Both the lecturer and the student said this type of feedback was questionable but also commented that these kinds of experiences help students detach themselves from their work: help them have an objective look into their creation. Some students didn’t like such approaches, but on reflection they agreed that their work wasn’t “good.”

But here is what was discussed earlier:

We spent all morning talking about power and agency…

Ok, I’m not going to talk about the first incident (assessor ripping up student work) because it’s possible that this was an extreme example and also because I’m hazy on it. It’s possible that it was the student who ripped up his/her work based on feedback. I’m going to tweet this shortly and I hope somebody from the session will correct me and say something like, well it was actually, quite the opposite, the student work was never ripped up, in fact, it was a valuable learning experience and … never mind.. but I carefully listened to the second incident and I know that an expert evaluating student work with a red marker in hand did happen.

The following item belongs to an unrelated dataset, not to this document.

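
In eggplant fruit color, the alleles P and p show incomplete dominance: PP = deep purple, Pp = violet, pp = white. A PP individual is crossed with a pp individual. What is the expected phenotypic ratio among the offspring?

Punnett square for PP × pp:
Offspring genotypes: 4 Pp
Phenotype counts: 4 violet
Ratio: all violet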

Isn’t part of our duty as critical educators help students see the existing hierarchies of power, between students and teachers, between experts and novices, and in the society at multiple levels? Isn’t it our duty to recognize the student as a whole person, and set aside our own assumptions and interpretations of what is good or bad? Isn’t it our duty to provide a safe space for all learners, a space of trust and well-being? I would love to kick that expert out of class, although I think in practice that would be a bit difficult without some sort of drama.

This morning made me think about the importance of creating bonds and relationships in education, of the meaning of feedback and grading, the meaning of power, red marks, crumpled up student works.